Mayfair is well within its rights to decide who holds a lease in the mall, but it's consumer-building approach isn't going to work. The customer make-up of the mall is not ideal-- they're consumers who spent too much money in shops instead of being thrifty. Swapping out shops is not going make Mayfair Mall be in a ritzy part of town or stop fugitives from Traveller's Inn from taking refuge in the remaining stores.
35+ year old Mayfair Mall is the nearest mall to the troubled Rock Bay industrial area. It used to have a wide mix of stores: a meat shop, kitchenware, bookstores, toy stores, Woodwards and its food floor, pharmacies and clothing stores. That variety appears to be dwindling.
By January, Mayfair will have kissed good-bye to Build-A-Bear, Spencer Gifts and Blue Notes. Mayfair is opting to not renew their leases. Fans of Spencers Gifts have started a Facebook group. Mayfair Mall appears to be narrowing its focus to being a "fashion" mall of clothing stores appealing to 20-something women. If that's their goal, I wish them luck. Into the 1980's, department stores were active in the consumer marketplace: they had everything from toys to gardening, grocery to garters. Stores started to lop out product variety. In the 1990s, retail chains popped off of the landscape. Eaton's was the most telling. They were fashion-heavy. When they survived near oblivion, they came back and heavily invested in being fashion-centric to the exclusion of most of their other products. And they tanked and disappeared. Conversely, retailers like Wal-Mart dominate the marketplace by having something for almost everyone. This is a hard lesson that has denuded the retailer ecology.
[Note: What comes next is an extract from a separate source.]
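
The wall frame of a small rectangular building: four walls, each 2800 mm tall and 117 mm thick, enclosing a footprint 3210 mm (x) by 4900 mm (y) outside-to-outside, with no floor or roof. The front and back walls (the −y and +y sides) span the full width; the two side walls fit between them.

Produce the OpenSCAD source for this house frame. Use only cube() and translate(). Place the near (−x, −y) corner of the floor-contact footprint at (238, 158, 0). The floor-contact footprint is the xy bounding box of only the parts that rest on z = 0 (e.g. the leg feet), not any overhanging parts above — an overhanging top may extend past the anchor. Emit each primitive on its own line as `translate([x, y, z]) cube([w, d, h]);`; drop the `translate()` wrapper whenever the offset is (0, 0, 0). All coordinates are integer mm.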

It's a lesson that Mayfair Mall needs to pay attention to. Malls are effectively balkanized department stores with 100 departments (stores) that different people shop at. Mayfair's product mix is narrow enough to make it my third choice for a mall (#1 is Hillside; #2 Tillicum). I have a family. We choose a mall based on whether a place has something for everyone when we shop for sport (c'mon: on Black Friday how can shopping not been seen as something between a bloodsport and a pastime). Losing Spencers and Build-A-Bear is not enough to ignore Mayfair. But if I were a retailer not selling fashion, I would be concerned when the lease expires. Has Mayfair developed a conscious no-riff-raff approach to its retailer mix? The store with the bongs is getting tossed. The store selling teddy bears is out. Are they going to toss the cigarette shop; the game stores; or the candy store?
Mayfair is well within its rights to decide who holds a lease in the mall, but it's consumer-building approach isn't going to work. The customer make-up of the mall is not ideal-- they're consumers who spent too much money in shops instead of being thrifty. Swapping out shops is not going make Mayfair Mall be in a ritzy part of town or stop fugitives from Traveller's Inn from taking refuge in the remaining stores.